The ER. The ER is a biogenic membrane.

Question 81

What is the lumen of the nuclear envelope, ER, Golgi, secretory vesicles, endosomes, and lysosomes topologically equivalent to?

Answer 81

The outside of the cell.

Question 82

Which organelles compose the secretory pathway?

Answer 82

The ER, Golgi, and secretory vesicles.

Question 83

Which organelles compose the endocytic pathway?

Answer 83

The endocytic vesicles, endosomes, and lysosomes.

Question 84

What pulls the ER out of the nuclear envelope?

Answer 84

The ER is pulled out of the nuclear envelope along microtubule tracks by a plus end directed motor protein (a kinesin).

Question 85

MTOC

Answer 85

Microtubule organizing center

Question 86

What concentrates the Golgi at the MTOC?

Answer 86

The Golgi is concentrated at the MTOC by a minus end motor.

Question 87

When calcium is high in the cell, what does it bind to?

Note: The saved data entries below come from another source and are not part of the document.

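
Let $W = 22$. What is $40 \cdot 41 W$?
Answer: $36080$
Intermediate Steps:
$40 \cdot 41 W = 40 \cdot 41 \cdot 22 = 1640 \cdot 22 = 36080$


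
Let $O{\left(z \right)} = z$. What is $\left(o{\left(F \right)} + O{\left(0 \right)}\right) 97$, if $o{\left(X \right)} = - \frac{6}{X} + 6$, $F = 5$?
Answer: $\frac{2328}{5} \approx 465.6$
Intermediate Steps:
$o{\left(X \right)} = 6 - \frac{6}{X}$
$\left(o{\left(F \right)} + O{\left(0 \right)}\right) 97 = \left(\left(6 - \frac{6}{5}\right) + 0\right) 97 = \left(\frac{24}{5} + 0\right) 97 = \frac{24}{5} \cdot 97 = \frac{2328}{5}$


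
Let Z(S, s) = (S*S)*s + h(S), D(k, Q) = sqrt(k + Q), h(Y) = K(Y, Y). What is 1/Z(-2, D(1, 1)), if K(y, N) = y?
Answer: 1/14 + sqrt(2)/7 ≈ 0.27346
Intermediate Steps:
h(Y) = Y
D(k, Q) = sqrt(Q + k)
Z(S, s) = S + s*S**2 (Z(S, s) = (S*S)*s + S = S**2*s + S = s*S**2 + S = S + s*S**2)
1/Z(-2, D(1, 1)) = 1/(-2*(1 - 2*sqrt(1 + 1))) = 1/(-2*(1 - 2*sqrt(2))) = 1/(-2 + 4*sqrt(2))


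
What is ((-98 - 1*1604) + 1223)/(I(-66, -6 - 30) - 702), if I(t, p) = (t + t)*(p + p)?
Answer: -479/8802 ≈ -0.054419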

What effect does this have?

Answer 87

Calcineurin. This initiates the regulation of nuclear transport.

Question 88

Nucleolus

Answer 88

A protein-rich region where ribosomes are produced. Stains darkly on TEM micrograph.

Question 89

What happens to the ER in a cell lysate?

Answer 89

The ER fragments into microsomes in a cell lysate.

Question 90

Role of smooth ER

Answer 90

Produces most of the lipids (sterols and phospholipids) for the cell. Detox of hydrophobic compounds.

Question 91

What determines the density of an organelle?

Answer 91

The protein to lipid ratio. The higher the protein content, the higher the density.